Ay Büyürken… – İnci Aral

Ay Büyürken* 

Necati Cumalı’nın, “Yalnız Kadın”daki “Kanarya” adlı öyküsünde, genç bir adam karşı evde oturan kızı daracık odasında uçuşup duran bir kuşa benzetir. Hüzünlere dayalı bir hazla, kızı gizlice izler ve yarattığı bu sevgi nesnesini özgürlüğe kavuşturmak isteğiyle yanar.

Bu öykü, yazarın kadına yaklaşımındaki sevecenlik ve esnekliğin küçük bir örneğidir. O, ister geleneksel kavrayışlarla kısıtlanmış, ister “hafif” olsunlar bütün kadın kahramanlarını çok sever, şefkatle ve dokunaklı bir dille anlatır.

***

Cumalı’nın kişileri kendi kabul sınırları içinde yaşarlar ama hayat kural ve tabularla daraldığında ileri atılmaktan da kaçınmazlar. Örneğin erkek, sevdiği kızın kendisini aldattığından kuşkulansa bile yaşadığı mutlulukla yetinmeye çalışır. Yazar, ahlaki yargıların katılığından doğan sevgisizlik ve suçların korkularla nasıl beslendiğini iyilik üzerinden yansıtmıştır.

Cinsel içgüdünün bastırılmasının mutsuzluk ve sıkıntıları, Cumalı’nın satır aralarından su gibi akar. En dar ortamda bile cinselliğin hayatı ferahlatan bir olgu olduğunu hatırlarız. Yazar, şairliğinin ince, yoğun üslubuyla küçük bir dokunuşun genç bir kızda yarattığı heyecanları ya da onunla buluşmaya hazırlanan parasız genç adamın paltosunu satışını, okuruna da yaşatır.

Evde kalmış kızlar için üzülür. Onların yasakları hınzırca delmelerini, bakışlar, konuşmalar, beden dilinin gizleriyle coşkuyla anlatır.
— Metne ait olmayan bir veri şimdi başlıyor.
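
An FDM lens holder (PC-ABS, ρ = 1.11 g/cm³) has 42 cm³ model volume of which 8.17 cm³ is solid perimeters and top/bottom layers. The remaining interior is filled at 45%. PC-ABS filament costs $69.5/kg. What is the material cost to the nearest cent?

$1.80

Infill region: 42 − 8.17 → 33.83 cm³.
Infill deposited = 0.45 × 33.83, so 15.2235 cm³.
Total extruded = 8.17 + 15.2235, so 23.3935 cm³.
Mass = 23.3935 × 1.11 = 25.966785 g.
Cost = 25.966785 g / 1000 × $69.5/kg = $1.80.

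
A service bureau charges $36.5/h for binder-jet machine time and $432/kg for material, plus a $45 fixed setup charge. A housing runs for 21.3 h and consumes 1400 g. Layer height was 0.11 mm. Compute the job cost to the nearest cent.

Machine cost: 36.5 × 21.3 → $777.45.
Material cost: 432 × 1400/1000 → $604.80.
Adding setup: 777.45 + 604.80 + 45 → $1427.25.

$1427.25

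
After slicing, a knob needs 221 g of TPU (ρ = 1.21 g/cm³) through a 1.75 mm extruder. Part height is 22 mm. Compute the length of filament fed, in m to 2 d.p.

Extruded volume: 221/1.21 = 182.6446 cm³ (182644.6 mm³).
A = π r² = π × 0.875² = 2.4053 mm².
L = V/A = 182644.6/2.4053 = 75934.23 mm → 75.93 m.

75.93 m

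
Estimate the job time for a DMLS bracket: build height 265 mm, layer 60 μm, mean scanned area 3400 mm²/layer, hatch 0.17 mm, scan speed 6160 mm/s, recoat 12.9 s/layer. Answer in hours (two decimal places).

Layers = ⌈265/0.06⌉ = 4417.
Hatch length per layer: 3400 / 0.17 → 20000 mm.
Per-layer scan time = 20000 / 6160 = 3.2468 s.
Layer cycle = 3.2468 + 12.9 = 16.1468 s.
4417 layers × 16.1468 s/layer = 71320.4156 s, i.e. 19.81 hours.

19.81 hours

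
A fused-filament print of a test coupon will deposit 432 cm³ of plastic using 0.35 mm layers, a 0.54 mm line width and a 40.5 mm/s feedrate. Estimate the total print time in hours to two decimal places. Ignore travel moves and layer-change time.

Extrusion cross-section: 0.35 × 0.54 → 0.189 mm².
Total extruded path = 432000/0.189 = 2285714.3 mm.
Print-move time: 2285714.3 / 40.5 → 56437.4 s.
Converting: 56437.4 s = 15.68 hours.

15.68 hours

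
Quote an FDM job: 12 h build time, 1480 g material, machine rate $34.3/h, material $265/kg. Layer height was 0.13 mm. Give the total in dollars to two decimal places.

Machine-time cost = 34.3 × 12, so $411.60.
Material cost = 265 × 1480/1000 = $392.20.
Total = 411.60 + 392.20 = $803.80.

$803.80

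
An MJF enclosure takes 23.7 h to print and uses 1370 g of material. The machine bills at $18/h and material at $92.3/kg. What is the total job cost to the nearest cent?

$553.05

Machine-time cost: 18 × 23.7 → $426.60.
Feedstock cost = 92.3 × 1370/1000, so $126.451.
Total = 426.60 + 126.451 = 553.051 ≈ $553.05.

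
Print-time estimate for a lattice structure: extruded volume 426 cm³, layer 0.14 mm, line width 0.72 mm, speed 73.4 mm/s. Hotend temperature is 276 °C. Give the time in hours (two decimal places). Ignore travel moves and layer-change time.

Extrusion cross-section = 0.14 × 0.72, so 0.1008 mm².
Toolpath length = 426 cm³ / 0.1008 mm² = 426000 / 0.1008 = 4226190.5 mm.
Time extruding = 4226190.5 / 73.4 = 57577.5 s.
That's 57577.5 s → 15.99 hours.

15.99 hours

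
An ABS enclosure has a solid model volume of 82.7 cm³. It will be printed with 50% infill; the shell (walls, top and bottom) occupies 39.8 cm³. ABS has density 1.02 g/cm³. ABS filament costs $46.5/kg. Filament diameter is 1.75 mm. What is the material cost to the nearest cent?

Interior volume = 82.7 − 39.8, so 42.9 cm³.
Infill deposited: 0.50 × 42.9 → 21.45 cm³.
Total printed volume: 39.8 + 21.45 → 61.25 cm³.
Mass = 61.25 × 1.02, so 62.475 g.
Cost = 62.475 g / 1000 × $46.5/kg = $2.91.

$2.91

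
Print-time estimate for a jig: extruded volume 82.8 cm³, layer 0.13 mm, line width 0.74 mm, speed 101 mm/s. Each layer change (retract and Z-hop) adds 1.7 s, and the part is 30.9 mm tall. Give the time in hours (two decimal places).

Line area = 0.13 × 0.74, so 0.0962 mm².
Path length: 82800 mm³ / 0.0962 mm² → 860706.9 mm.
Print-move time = 860706.9 / 101, so 8521.9 s.
Number of layers: 30.9 / 0.13 → 238 (rounded up).
Z-hop total = 238 × 1.7 = 404.6 s.
Altogether 8521.9 + 404.6 = 8926.5 s, i.e. 2.48 hours.

2.48 hours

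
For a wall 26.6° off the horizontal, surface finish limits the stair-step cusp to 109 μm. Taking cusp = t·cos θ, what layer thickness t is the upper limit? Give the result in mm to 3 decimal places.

Layer height = cusp / cos(26.6°) = 0.109 / 0.8942 = 0.122 mm.

0.122 mm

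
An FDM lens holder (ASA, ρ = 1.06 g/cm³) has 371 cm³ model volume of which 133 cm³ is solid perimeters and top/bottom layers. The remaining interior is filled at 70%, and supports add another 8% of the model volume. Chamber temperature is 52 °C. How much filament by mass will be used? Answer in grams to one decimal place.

Interior volume = 371 − 133, so 238 cm³.
Deposited infill: 0.70 × 238 → 166.6 cm³.
Support = 0.08 × 371 = 29.68 cm³.
Total extruded = 133 + 166.6 + 29.68 = 329.28 cm³.
Mass = 329.28 × 1.06, so 349.0368 g.

349.0 g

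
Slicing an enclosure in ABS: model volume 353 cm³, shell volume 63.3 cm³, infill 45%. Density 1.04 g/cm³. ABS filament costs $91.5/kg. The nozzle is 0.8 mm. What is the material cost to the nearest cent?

$18.43

Interior volume = 353 − 63.3, so 289.7 cm³.
Infill volume: 0.45 × 289.7 → 130.365 cm³.
Total extruded = 63.3 + 130.365, so 193.665 cm³.
Mass = 193.665 × 1.04, so 201.4116 g.
At $91.5/kg: 201.4116/1000 × 91.5 = $18.43.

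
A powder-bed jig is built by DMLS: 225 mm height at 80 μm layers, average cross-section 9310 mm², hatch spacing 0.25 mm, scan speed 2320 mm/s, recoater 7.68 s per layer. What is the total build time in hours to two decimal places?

18.54 hours

Layer count = ceil(225 / 0.08) = 2813.
Scan path per layer = 9310 / 0.25 = 37240 mm.
Scan time per layer = 37240 / 2320 = 16.0517 s.
Per-layer time = 16.0517 + 7.68 = 23.7317 s.
2813 layers × 23.7317 s/layer = 66757.2721 s, i.e. 18.54 hours.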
Genç dulların, mutsuz evli kadınların cinselliklerini engel tanımaz bir tutkuyla ve bazen ölümüne yaşamalarını ayıp – günah toplumunun yüzüne vurur.

Ustanın en önemli yönü, kadın cinselliğini ve arzuyu kutsallaştırarak, kadın şablonlarının pek bol olduğu “erkek edebiyatı”mıza yeni açılımlar getirmesi ve onun yolunda yazmaya başlayan genç kadınlara kendilerini çekinmeden anlatma cesareti vermiş olmasıdır.

***

Yazar, toplumsal konulara önem vermekle birlikte kaba bir toplumcu gerçekçilik çizgisine hiç düşmemiştir. Köy edebiyatı kalıplarına yüz vermeyişi, köylüyü kusur, zaaf ve erdemlerini abartmadan yazması, Cumalı’yı özgün kılmış, yazarlığının estetik düzeyi ise adını parlak bir çizgiye taşımıştır.

Cinsellik, toplumsal edebiyatın ihmal ettiği bir konuydu. Cumalı, bu gizli ama alttan akan gerçeği yadsımak yerine eğilmeyi ve doğru gözlemlerle işlemeyi seçmiştir. Bir dönem Ege’de avukatlık yapmış olması ise Cumalı’ya sayısız malzeme sağlamış olmalı.

Zinalar, kadının istemediği evliliklere isyanı, kocasını bırakıp kaçması, yasak ilişkilerle kusurlu düşmesi gibi konuları, kadının özgürleşmesi ve maço erkek imgesini yıkmaktaki özlemini yansıtır. “Öte yandan kadını anlatırken erkek yalnızlığı ve çaresizliğine ışık tutmayı da ihmal etmemiştir. “Ay Büyürken Uyuyamam”da, çocuklarını ve kendisini genç bir ırgat uğruna terk eden karısını birkaç ay sonra geri almaya giden adam, “Pişman olduğunu söyle yeter” der  ama kadın ısrarlara karşın, “Pişman değilim” demekten vazgeçmez. “Uzun Bir Gece” de yine bu bağlamda edebiyatımızın en güzel, en dokunaklı öykülerinden biridir.

***

Boş Beşik ve Zeliş’ten sonra, seksenli yıllarda, yazarın öykülerinden bir dizi kadın filmi yapıldı. Mine, Adı Vasfiye ve Dul Bir Kadın, namus cinayetleri işlenen bu toplumda tartışmalar ve önemli algı değişimleri yarattı.

Necati Cumalı’yı kaybedeli tam on yıl oldu. Büyük ustanın kitaplarını yeniden okumanızı diliyor ve onu sevgiyle, saygıyla anıyorum.